Cette fois, la fermeture de Fessenheim entre dans sa phase la plus concrète. Un décret publié au Journal officiel autorise EDF à engager le démantèlement complet de l’ancienne centrale du Haut-Rhin, arrêtée définitivement en 2020. Le texte, daté du 1er mai et signé par le premier ministre, le ministre de l’Économie et la ministre déléguée chargée de l’Énergie, encadre les opérations et leur calendrier. Objectif affiché: « prescrire à la société Électricité de France les opérations de démantèlement, en définir les étapes et autoriser la création des équipements nécessaires au démantèlement ». Le périmètre est large: il vise « l’ensemble de l’installation », dont l’îlot nucléaire avec les bâtiments réacteur des tranches 1 et 2, mais aussi l’îlot conventionnel, la station de pompage et plusieurs zones d’entreposage et de stockage.

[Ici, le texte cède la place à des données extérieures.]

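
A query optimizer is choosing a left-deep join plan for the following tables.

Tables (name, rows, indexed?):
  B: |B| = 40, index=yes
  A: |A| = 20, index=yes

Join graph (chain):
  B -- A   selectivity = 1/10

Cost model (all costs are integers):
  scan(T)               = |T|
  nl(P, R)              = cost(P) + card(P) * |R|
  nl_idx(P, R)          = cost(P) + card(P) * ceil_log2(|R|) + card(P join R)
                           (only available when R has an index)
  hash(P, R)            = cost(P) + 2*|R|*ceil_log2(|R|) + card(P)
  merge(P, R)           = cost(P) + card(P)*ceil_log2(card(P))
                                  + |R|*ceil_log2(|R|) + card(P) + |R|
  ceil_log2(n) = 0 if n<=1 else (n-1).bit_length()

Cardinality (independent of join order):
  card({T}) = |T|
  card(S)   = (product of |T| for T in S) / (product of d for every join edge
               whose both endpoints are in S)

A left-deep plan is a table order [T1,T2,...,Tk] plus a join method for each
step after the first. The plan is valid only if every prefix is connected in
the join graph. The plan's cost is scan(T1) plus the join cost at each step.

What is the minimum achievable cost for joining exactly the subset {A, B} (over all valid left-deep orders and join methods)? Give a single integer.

220

Selinger DP over subsets of {A,B}:
  {B}: scan cost=40, card=40
  {A}: scan cost=20, card=20
  {AB}: card=80; try (B,nl_idx)→220, (A,hash)→280, (A,nl_idx)→320, (B,merge)→420, (A,merge)→440, (B,hash)→520 …(+2); best=220 via (B,nl_idx)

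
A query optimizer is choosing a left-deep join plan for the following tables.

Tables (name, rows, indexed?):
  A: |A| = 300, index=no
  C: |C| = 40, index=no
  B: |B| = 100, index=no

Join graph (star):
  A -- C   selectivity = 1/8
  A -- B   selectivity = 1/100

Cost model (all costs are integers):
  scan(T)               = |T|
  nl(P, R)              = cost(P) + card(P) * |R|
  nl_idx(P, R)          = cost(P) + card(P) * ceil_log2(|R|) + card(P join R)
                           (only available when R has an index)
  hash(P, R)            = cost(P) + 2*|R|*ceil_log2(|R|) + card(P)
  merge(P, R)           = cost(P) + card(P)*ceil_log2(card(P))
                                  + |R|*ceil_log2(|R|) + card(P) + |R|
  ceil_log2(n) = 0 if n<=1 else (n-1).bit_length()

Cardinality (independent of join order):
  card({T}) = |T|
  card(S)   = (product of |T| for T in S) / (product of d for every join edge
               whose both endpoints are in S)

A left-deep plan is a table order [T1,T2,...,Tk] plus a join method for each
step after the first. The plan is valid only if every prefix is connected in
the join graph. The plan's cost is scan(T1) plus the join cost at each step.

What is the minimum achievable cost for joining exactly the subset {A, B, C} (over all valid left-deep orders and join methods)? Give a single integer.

2780

Selinger DP over subsets of {A,B,C}:
  {A}: scan cost=300, card=300
  {C}: scan cost=40, card=40
  {B}: scan cost=100, card=100
  {AC}: card=1500; try (C,hash)→1080, (A,merge)→3320, (C,merge)→3580, (A,hash)→5480, (A,nl)→12040, (C,nl)→12300; best=1080 via (C,hash)
  {AB}: card=300; try (B,hash)→2000, (A,merge)→3900, (B,merge)→4100, (A,hash)→5600, (A,nl)→30100, (B,nl)→30300; best=2000 via (B,hash)
  {ABC}: card=1500; try (C,hash)→2780, (B,hash)→3980, (C,merge)→5280, (C,nl)→14000, (B,merge)→19880, (B,nl)→151080; best=2780 via (C,hash)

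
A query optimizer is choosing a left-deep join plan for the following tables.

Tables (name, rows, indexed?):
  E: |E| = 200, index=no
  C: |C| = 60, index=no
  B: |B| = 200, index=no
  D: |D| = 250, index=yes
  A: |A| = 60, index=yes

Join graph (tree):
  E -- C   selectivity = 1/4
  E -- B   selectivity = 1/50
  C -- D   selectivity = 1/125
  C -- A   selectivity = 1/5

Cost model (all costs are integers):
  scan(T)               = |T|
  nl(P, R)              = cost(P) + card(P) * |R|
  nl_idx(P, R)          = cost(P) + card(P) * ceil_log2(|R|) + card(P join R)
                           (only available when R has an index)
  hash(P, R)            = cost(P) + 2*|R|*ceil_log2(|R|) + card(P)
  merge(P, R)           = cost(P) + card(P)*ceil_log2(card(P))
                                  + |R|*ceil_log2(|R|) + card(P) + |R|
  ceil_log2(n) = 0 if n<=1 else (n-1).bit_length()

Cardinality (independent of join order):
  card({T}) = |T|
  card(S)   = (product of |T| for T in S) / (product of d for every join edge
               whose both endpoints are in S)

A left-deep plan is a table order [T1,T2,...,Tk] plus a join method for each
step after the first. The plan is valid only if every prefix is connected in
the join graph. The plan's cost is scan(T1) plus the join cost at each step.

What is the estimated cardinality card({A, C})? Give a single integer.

Tables in S: A(60), C(60)
Edges inside S: C-A(d=5)
numerator = 60 * 60 = 3600
denominator = 5 = 5
card(S) = 3600 / 5 = 720

720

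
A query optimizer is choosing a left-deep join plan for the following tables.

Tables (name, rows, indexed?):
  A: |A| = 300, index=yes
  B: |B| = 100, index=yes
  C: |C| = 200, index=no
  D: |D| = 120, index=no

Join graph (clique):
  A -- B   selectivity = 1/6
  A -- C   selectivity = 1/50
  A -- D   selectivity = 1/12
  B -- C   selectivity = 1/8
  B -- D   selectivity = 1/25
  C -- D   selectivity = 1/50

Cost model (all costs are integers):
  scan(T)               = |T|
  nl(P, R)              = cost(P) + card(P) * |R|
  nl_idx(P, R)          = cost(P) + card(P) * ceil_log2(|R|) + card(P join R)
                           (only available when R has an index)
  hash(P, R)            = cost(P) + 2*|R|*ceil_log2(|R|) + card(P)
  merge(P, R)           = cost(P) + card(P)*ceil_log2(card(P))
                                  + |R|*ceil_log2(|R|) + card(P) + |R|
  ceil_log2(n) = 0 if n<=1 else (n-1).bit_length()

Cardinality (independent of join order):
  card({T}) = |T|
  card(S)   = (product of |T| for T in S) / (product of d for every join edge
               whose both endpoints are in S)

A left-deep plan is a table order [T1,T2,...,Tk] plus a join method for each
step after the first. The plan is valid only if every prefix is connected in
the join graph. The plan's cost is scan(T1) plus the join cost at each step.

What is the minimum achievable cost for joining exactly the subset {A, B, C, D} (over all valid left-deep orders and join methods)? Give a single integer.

Selinger DP over subsets of {A,B,C,D}:
  {A}: scan cost=300, card=300
  {B}: scan cost=100, card=100
  {C}: scan cost=200, card=200
  {D}: scan cost=120, card=120
  {AB}: card=5000; try (B,hash)→2000, (A,merge)→3900, (B,merge)→4100, (A,hash)→5600, (A,nl_idx)→6000, (B,nl_idx)→7400 …(+2); best=2000 via (B,hash)
  {AC}: card=1200; try (A,nl_idx)→3200, (C,hash)→3800, (A,merge)→5000, (C,merge)→5100, (A,hash)→5800, (A,nl)→60200 …(+1); best=3200 via (A,nl_idx)
  {AD}: card=3000; try (D,hash)→2280, (A,merge)→4080, (A,nl_idx)→4200, (D,merge)→4260, (A,hash)→5640, (A,nl)→36120 …(+1); best=2280 via (D,hash)
  {BC}: card=2500; try (B,hash)→1800, (C,merge)→2700, (B,merge)→2800, (C,hash)→3400, (B,nl_idx)→4100, (C,nl)→20100 …(+1); best=1800 via (B,hash)
  {BD}: card=480; try (B,nl_idx)→1440, (B,hash)→1640, (D,merge)→1860, (D,hash)→1880, (B,merge)→1880, (D,nl)→12100 …(+1); best=1440 via (B,nl_idx)
  {CD}: card=480; try (D,hash)→2080, (C,merge)→2880, (D,merge)→2960, (C,hash)→3440, (C,nl)→24120, (D,nl)→24200; best=2080 via (D,hash)
  {ABC}: card=2500; try (B,hash)→5800, (A,hash)→9700, (C,hash)→10200, (B,nl_idx)→14100, (B,merge)→18400, (A,nl_idx)→26800 …(+5); best=5800 via (B,hash)
  {ABD}: card=2000; try (B,hash)→6680, (A,hash)→7320, (A,nl_idx)→7760, (D,hash)→8680, (A,merge)→9240, (B,nl_idx)→25280 …(+5); best=6680 via (B,hash)
  {ACD}: card=240; try (D,hash)→6080, (A,nl_idx)→6640, (A,hash)→7960, (C,hash)→8480, (A,merge)→9880, (D,merge)→18560 …(+4); best=6080 via (D,hash)
  {BCD}: card=240; try (B,hash)→3960, (C,hash)→5120, (B,nl_idx)→5680, (D,hash)→5980, (B,merge)→7680, (C,merge)→8040 …(+4); best=3960 via (B,hash)
  {ABCD}: card=20; try (A,nl_idx)→6140, (B,hash)→7720, (B,nl_idx)→7780, (B,merge)→9040, (A,merge)→9120, (A,hash)→9600 …(+8); best=6140 via (A,nl_idx)

6140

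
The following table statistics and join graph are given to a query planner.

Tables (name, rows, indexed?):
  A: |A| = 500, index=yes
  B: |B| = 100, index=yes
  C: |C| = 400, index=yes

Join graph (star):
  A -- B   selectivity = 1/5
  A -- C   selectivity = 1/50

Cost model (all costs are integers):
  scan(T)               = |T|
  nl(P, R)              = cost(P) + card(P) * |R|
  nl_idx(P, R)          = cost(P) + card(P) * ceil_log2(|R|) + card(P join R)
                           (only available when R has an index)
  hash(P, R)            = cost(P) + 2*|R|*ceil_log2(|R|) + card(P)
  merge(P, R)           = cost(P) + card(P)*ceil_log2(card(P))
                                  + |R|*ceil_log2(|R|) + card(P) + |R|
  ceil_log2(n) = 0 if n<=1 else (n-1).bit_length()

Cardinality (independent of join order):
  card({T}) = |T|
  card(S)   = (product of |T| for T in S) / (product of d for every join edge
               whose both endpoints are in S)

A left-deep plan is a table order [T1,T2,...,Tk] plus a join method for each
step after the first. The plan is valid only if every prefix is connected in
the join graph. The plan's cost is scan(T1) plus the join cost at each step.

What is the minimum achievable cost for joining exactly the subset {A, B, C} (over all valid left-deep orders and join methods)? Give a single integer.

13400

Selinger DP over subsets of {A,B,C}:
  {A}: scan cost=500, card=500
  {B}: scan cost=100, card=100
  {C}: scan cost=400, card=400
  {AB}: card=10000; try (B,hash)→2400, (A,merge)→5900, (B,merge)→6300, (A,hash)→9200, (A,nl_idx)→11000, (B,nl_idx)→14000 …(+2); best=2400 via (B,hash)
  {AC}: card=4000; try (A,nl_idx)→8000, (C,hash)→8200, (C,nl_idx)→9000, (A,merge)→9400, (C,merge)→9500, (A,hash)→9800 …(+2); best=8000 via (A,nl_idx)
  {ABC}: card=80000; try (B,hash)→13400, (C,hash)→19600, (B,merge)→60800, (B,nl_idx)→116000, (C,merge)→156400, (C,nl_idx)→172400 …(+2); best=13400 via (B,hash)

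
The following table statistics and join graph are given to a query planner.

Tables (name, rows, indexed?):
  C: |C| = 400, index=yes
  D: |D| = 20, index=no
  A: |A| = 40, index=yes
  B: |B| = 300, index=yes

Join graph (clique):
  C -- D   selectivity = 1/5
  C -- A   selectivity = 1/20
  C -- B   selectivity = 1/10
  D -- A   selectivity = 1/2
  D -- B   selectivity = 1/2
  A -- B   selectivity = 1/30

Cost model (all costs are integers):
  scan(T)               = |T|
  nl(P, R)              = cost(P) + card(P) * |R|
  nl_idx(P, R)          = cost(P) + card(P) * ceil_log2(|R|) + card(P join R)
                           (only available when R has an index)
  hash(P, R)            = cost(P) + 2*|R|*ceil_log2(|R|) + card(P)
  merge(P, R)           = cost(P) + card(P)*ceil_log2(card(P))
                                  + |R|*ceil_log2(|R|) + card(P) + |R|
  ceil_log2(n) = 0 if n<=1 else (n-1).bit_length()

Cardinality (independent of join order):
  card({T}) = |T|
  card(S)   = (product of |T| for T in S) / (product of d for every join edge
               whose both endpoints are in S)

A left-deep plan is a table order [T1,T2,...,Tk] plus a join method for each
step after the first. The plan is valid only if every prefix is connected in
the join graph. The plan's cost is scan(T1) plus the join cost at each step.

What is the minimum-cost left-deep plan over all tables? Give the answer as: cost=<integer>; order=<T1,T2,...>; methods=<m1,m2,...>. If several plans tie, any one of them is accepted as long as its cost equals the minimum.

cost=6200; order=A,B,C,D; methods=nl_idx,nl_idx,hash

Selinger DP (subsets sized 1..n):
  {C}: scan cost=400, card=400
  {D}: scan cost=20, card=20
  {A}: scan cost=40, card=40
  {B}: scan cost=300, card=300
  {CD}: card=1600; try (D,hash)→1000, (C,nl_idx)→1800, (C,merge)→4140, (D,merge)→4520, (C,hash)→7240, (C,nl)→8020 …(+1); best=1000 via (D,hash)
  {AC}: card=800; try (C,nl_idx)→1200, (A,hash)→1280, (A,nl_idx)→3600, (C,merge)→4320, (A,merge)→4680, (C,hash)→7280 …(+2); best=1200 via (C,nl_idx)
  {BC}: card=12000; try (B,hash)→6200, (C,merge)→7300, (B,merge)→7400, (C,hash)→7800, (C,nl_idx)→15000, (B,nl_idx)→16000 …(+2); best=6200 via (B,hash)
  {AD}: card=400; try (D,hash)→280, (A,merge)→420, (D,merge)→440, (A,hash)→520, (A,nl_idx)→540, (A,nl)→820 …(+1); best=280 via (D,hash)
  {BD}: card=3000; try (D,hash)→800, (B,merge)→3140, (B,nl_idx)→3200, (D,merge)→3420, (B,hash)→5440, (B,nl)→6020 …(+1); best=800 via (D,hash)
  {AB}: card=400; try (B,nl_idx)→800, (A,hash)→1080, (A,nl_idx)→2500, (B,merge)→3320, (A,merge)→3580, (B,hash)→5480 …(+2); best=800 via (B,nl_idx)
  {ACD}: card=1600; try (D,hash)→2200, (A,hash)→3080, (C,nl_idx)→5480, (C,hash)→7880, (C,merge)→8280, (D,merge)→10120 …(+5); best=2200 via (D,hash)
  {BCD}: card=24000; try (B,hash)→8000, (C,hash)→11000, (D,hash)→18400, (B,merge)→23200, (B,nl_idx)→39400, (C,merge)→43800 …(+5); best=8000 via (B,hash)
  {ABC}: card=800; try (C,nl_idx)→5200, (B,hash)→7400, (C,hash)→8400, (C,merge)→8800, (B,nl_idx)→9200, (B,merge)→13000 …(+6); best=5200 via (C,nl_idx)
  {ABD}: card=2000; try (D,hash)→1400, (A,hash)→4280, (D,merge)→4920, (B,nl_idx)→5880, (B,hash)→6080, (B,merge)→7280 …(+5); best=1400 via (D,hash)
  {ABCD}: card=800; try (D,hash)→6200, (B,hash)→9200, (C,hash)→10600, (D,merge)→14120, (B,nl_idx)→17400, (C,nl_idx)→20200 …(+9); best=6200 via (D,hash)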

Un chantier au long cours, sous contrôle réglementaire
Le décret détaille quatre séquences, du démantèlement proprement dit à l’assainissement, puis la démolition des bâtiments « jusqu’à une profondeur d’au moins un mètre » avant la réhabilitation du site. Les rejets, gazeux comme liquides ou radioactifs, devront être suivis, avec une vigilance mentionnée lors des « vidanges des piscines des bâtiments réacteur et des bâtiments combustible ». Le texte fixe une date butoir nette: les opérations devront être achevées « au plus tard le 30 juin 2048 ». Cette autorisation intervient après un avis favorable rendu le 29 janvier 2026 par l’Autorité de sûreté nucléaire et de radioprotection. En toile de fond, EDF projette aussi une usine de recyclage de métaux faiblement radioactifs à proximité, avec une ouverture envisagée en 2031, un dossier qui promet de peser sur la suite de la reconversion locale.